Situações que não configuram abandono de emprego
Nem toda ausência prolongada caracteriza abandono. O Tribunal Superior do Trabalho (TST) já consolidou o entendimento de que o afastamento não basta por si só para justificar demissão por abandono, especialmente quando:
- Há atestados médicos, mesmo que entregues com atraso;
- O trabalhador tenta justificar a ausência, ainda que informalmente;
- A empresa não realizou nenhuma tentativa de contato antes da dispensa.
Esses casos exigem avaliação individualizada e maior cautela por parte dos gestores e RH.
Impacto para empresas e contadores
Falhas nos procedimentos de abandono de emprego podem gerar:
- Reintegrações compulsórias;
- Ações por danos morais com valores elevados;
- Passivos trabalhistas inesperados.
Dessa forma, é fundamental que contadores, advogados e profissionais de RH orientem seus clientes a seguir rigorosamente a formalização da convocação e o registro de toda comunicação com o empregado.
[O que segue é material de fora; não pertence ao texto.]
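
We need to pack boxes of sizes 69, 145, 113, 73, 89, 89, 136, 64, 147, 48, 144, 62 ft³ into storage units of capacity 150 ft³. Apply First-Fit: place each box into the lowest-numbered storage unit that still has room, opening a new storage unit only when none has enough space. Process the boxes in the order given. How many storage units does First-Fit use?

storage unit 1: place 69 ft³, 81 ft³ left
storage unit 2: place 145 ft³, 5 ft³ left
storage unit 3: place 113 ft³, 37 ft³ left
storage unit 1: place 73 ft³, 8 ft³ left
storage unit 4: place 89 ft³, 61 ft³ left
storage unit 5: place 89 ft³, 61 ft³ left
storage unit 6: place 136 ft³, 14 ft³ left
storage unit 7: place 64 ft³, 86 ft³ left
storage unit 8: place 147 ft³, 3 ft³ left
storage unit 4: place 48 ft³, 13 ft³ left
storage unit 9: place 144 ft³, 6 ft³ left
storage unit 7: place 62 ft³, 24 ft³ left
Final storage units: [69,73] [145] [113] [89,48] [89] [136] [64,62] [147] [144].

9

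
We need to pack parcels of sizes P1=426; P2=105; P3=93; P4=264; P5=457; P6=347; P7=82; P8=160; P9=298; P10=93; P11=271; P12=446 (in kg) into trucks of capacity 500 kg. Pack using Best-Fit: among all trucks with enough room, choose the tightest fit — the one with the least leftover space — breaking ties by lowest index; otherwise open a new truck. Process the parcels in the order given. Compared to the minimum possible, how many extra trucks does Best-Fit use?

0

Best-Fit: [426] [105,93,264] [457] [347,82] [160,298] [93,271] [446] → 7 trucks.
Total size 3042 kg; any packing needs at least ⌈3042/500⌉ = 7 trucks.
So 7 is already optimal.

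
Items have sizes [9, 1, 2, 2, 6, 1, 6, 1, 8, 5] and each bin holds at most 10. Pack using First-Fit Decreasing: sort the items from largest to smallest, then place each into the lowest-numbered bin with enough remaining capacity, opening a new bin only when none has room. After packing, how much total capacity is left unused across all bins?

9

Sorted descending: 9, 8, 6, 6, 5, 2, 2, 1, 1, 1.
9 → bin 1 (remaining 1)
8 → bin 2 (remaining 2)
6 → bin 3 (remaining 4)
6 → bin 4 (remaining 4)
5 → bin 5 (remaining 5)
2 → bin 2 (remaining 0)
2 → bin 3 (remaining 2)
1 → bin 1 (remaining 0)
1 → bin 3 (remaining 1)
1 → bin 3 (remaining 0)
5 bins × 10 = 50; used 41; unused 9.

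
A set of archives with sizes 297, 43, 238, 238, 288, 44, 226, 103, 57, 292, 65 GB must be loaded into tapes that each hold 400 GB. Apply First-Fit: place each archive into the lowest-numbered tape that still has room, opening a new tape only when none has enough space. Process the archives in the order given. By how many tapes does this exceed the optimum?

First-Fit: [297,43,44] [238,103,57] [238,65] [288] [226] [292] → 6 tapes.
6 archives exceed 200 GB (half the capacity), and no two of those can share a tape, so at least 6 tapes are needed.
So 6 is already optimal.

0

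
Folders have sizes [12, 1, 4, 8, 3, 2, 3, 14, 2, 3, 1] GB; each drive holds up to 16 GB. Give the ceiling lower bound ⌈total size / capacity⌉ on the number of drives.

4 drives

Total size = 12 + 1 + 4 + 8 + 3 + 2 + 3 + 14 + 2 + 3 + 1 = 53 GB.
⌈53 / 16⌉ = 4.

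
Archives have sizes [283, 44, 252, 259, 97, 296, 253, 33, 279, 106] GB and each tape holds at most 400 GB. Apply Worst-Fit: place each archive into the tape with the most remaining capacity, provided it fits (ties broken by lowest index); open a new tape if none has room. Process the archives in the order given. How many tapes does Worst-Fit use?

283 GB → tape 1 (remaining 117 GB)
44 GB → tape 1 (remaining 73 GB)
252 GB → tape 2 (remaining 148 GB)
259 GB → tape 3 (remaining 141 GB)
97 GB → tape 2 (remaining 51 GB)
296 GB → tape 4 (remaining 104 GB)
253 GB → tape 5 (remaining 147 GB)
33 GB → tape 5 (remaining 114 GB)
279 GB → tape 6 (remaining 121 GB)
106 GB → tape 3 (remaining 35 GB)

6 tapes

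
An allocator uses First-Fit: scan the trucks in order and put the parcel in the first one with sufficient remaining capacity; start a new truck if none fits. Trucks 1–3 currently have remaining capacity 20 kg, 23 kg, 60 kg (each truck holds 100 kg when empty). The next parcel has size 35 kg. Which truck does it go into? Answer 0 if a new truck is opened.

3

Trucks with room: truck 3 (60 kg).
The first with room is truck 3.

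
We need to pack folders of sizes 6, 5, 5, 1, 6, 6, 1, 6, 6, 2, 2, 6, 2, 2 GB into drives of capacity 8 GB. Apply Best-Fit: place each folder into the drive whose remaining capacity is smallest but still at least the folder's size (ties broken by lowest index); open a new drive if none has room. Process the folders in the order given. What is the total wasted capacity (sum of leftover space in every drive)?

8

Put 6 GB in drive 1; 2 GB remain.
Put 5 GB in drive 2; 3 GB remain.
Put 5 GB in drive 3; 3 GB remain.
Put 1 GB in drive 1; 1 GB remain.
Put 6 GB in drive 4; 2 GB remain.
Put 6 GB in drive 5; 2 GB remain.
Put 1 GB in drive 1; 0 GB remain.
Put 6 GB in drive 6; 2 GB remain.
Put 6 GB in drive 7; 2 GB remain.
Put 2 GB in drive 4; 0 GB remain.
Put 2 GB in drive 5; 0 GB remain.
Put 6 GB in drive 8; 2 GB remain.
Put 2 GB in drive 6; 0 GB remain.
Put 2 GB in drive 7; 0 GB remain.
8 drives × 8 GB = 64 GB; used 56 GB; unused 8 GB.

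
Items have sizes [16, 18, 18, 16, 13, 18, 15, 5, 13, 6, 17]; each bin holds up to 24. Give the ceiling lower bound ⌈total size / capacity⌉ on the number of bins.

7 bins

Total size = 16 + 18 + 18 + 16 + 13 + 18 + 15 + 5 + 13 + 6 + 17 = 155.
⌈155 / 24⌉ = 7.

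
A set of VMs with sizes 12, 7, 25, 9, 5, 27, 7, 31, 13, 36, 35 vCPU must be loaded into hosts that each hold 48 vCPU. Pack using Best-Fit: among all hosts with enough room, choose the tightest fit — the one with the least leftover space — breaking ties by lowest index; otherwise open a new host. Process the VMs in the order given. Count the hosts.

5

Put 12 vCPU in host 1; 36 vCPU remain.
Put 7 vCPU in host 1; 29 vCPU remain.
Put 25 vCPU in host 1; 4 vCPU remain.
Put 9 vCPU in host 2; 39 vCPU remain.
Put 5 vCPU in host 2; 34 vCPU remain.
Put 27 vCPU in host 2; 7 vCPU remain.
Put 7 vCPU in host 2; 0 vCPU remain.
Put 31 vCPU in host 3; 17 vCPU remain.
Put 13 vCPU in host 3; 4 vCPU remain.
Put 36 vCPU in host 4; 12 vCPU remain.
Put 35 vCPU in host 5; 13 vCPU remain.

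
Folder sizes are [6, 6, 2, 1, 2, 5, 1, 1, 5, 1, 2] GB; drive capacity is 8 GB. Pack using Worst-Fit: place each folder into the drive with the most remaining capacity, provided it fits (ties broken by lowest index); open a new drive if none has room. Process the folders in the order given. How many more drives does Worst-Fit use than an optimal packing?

0

Worst-Fit: [6,2] [6,1,1] [2,5,1] [5,1,2] → 4 drives.
Total size 32 GB; any packing needs at least ⌈32/8⌉ = 4 drives.
So 4 is already optimal.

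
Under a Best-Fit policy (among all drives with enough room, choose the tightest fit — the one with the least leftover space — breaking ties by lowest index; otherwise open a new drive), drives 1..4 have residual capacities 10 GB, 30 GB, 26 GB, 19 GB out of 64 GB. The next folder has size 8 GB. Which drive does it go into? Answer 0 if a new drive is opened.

1

Drives with room: drive 1 (10 GB), drive 2 (30 GB), drive 3 (26 GB), drive 4 (19 GB).
Tightest fit is drive 1 with 10 GB free.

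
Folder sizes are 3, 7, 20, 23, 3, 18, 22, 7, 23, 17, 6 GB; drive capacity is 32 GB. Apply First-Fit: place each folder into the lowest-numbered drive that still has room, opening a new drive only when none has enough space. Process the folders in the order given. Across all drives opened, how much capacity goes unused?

43

3 GB → drive 1 (remaining 29 GB)
7 GB → drive 1 (remaining 22 GB)
20 GB → drive 1 (remaining 2 GB)
23 GB → drive 2 (remaining 9 GB)
3 GB → drive 2 (remaining 6 GB)
18 GB → drive 3 (remaining 14 GB)
22 GB → drive 4 (remaining 10 GB)
7 GB → drive 3 (remaining 7 GB)
23 GB → drive 5 (remaining 9 GB)
17 GB → drive 6 (remaining 15 GB)
6 GB → drive 2 (remaining 0 GB)
6 drives × 32 GB = 192 GB; used 149 GB; unused 43 GB.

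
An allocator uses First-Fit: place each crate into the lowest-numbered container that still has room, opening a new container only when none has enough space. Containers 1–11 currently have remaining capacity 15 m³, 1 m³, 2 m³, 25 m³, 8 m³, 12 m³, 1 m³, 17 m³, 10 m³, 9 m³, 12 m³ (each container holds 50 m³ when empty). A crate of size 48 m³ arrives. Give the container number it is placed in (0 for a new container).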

Atuação preventiva reduz riscos trabalhistas
A caracterização válida do abandono exige provas objetivas e documentadas, tanto da ausência prolongada quanto da intenção de não retornar. A simples falta sem justificativa, sem que a empresa tenha feito convocação formal, não é suficiente para fundamentar a demissão.
Empresas devem:
- Padronizar os procedimentos de convocação;
- Registrar todas as tentativas de contato;
- Agir com cautela em casos que possam envolver afastamento médico.
A prevenção e a formalização são as melhores estratégias para evitar litígios e garantir segurança jurídica nas decisões de desligamento.